Im using apns with http2 protocol for sending pushnotifications, the code i use is similar to this post: https://stackoverflow.com/a/34831873/1546652
When my app is correctly installed the apns http2 api works ok while sending messages, my reponse is something of the style : {"response":"","httpcode":200}
The problem is that when i uninstall the app and send a pushnotification to the invalid registrationId i dont receive status 410 nor the response "reason:Unregistered" and still receive a true response with status 200.
How can i receive 410 status and correspondig response when unistall the app in apns http2?
Here is my 410 status experience on APNS prod service; After removal of distribution application on device, I could get 410 response a few time, but then, after spending too much time on testing of APNS Http/2 API, I noticed that It returns always success(http 200) response for the previous device tokens which belongs removed application, even after 2–3 days.
I found these two lines of log in device after adding apns logging profile:
APSCourier: Received message for recently removed topic ‘com.xxx.xxx.xxx’

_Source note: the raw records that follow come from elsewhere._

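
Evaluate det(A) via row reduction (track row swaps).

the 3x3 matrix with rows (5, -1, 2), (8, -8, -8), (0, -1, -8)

Forward elimination:
R2 <- R2 - (8/5)*R1:  [     0  -32/5  -56/5 ]
R3 <- R3 - (5/32)*R2:  [     0      0  -25/4 ]
Upper-triangular form:
[ 5     -1      2 ]
[ 0  -32/5  -56/5 ]
[ 0      0  -25/4 ]
det(A) = (-1)^0 * (5) * (-32/5) * (-25/4) = 200  (0 row swaps -> sign +1)

det(A) = 200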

APSCourier: Sending acknowledgement message
I think, It is about asynchronous flow of receiving notification of removed topic on device and sending its acknowledgement message to the back APNS from device. Somehow APNS does not take action about these acknowledgements.
By considering the current state of APNS behaviour, using new APNS Notification Service to having it as a part of uninstallation tracking process is not a right approach for now.
Instead of APNS, you can execute background task to ping your server for letting you to detect about uninstallation status.
And want to share a few link from apple developer forums, discussing parallel topics:
APNs token still valid after app uninstalled
Older APNs device tokens do reach the device
Old APNs tokens not invalidating?
How do APNS HTTP/2 and APNS HTTP/1.1 Work together?
When does APNS report an uninstall?
This technical note might be of help, basically
iOS will keep one socket connection per APNS environment (Production/ Sandbox) and when you delete the app from iOS, if its a last app for a given environment it kills that socket connection as well, which causes the deletion event to be dropped for that last app.
This generally happens with development apps.
The solution is to keep a dummy app installed on a device which registers for APNs and is signed with developer identities, now when you delete your real app from device during development it will keep the connection to APNS open resulting in app deletion being reported to APNS.
Also, In my testing I have experienced delays around 30-60 mins before an app deletion is reflected in APNS Response.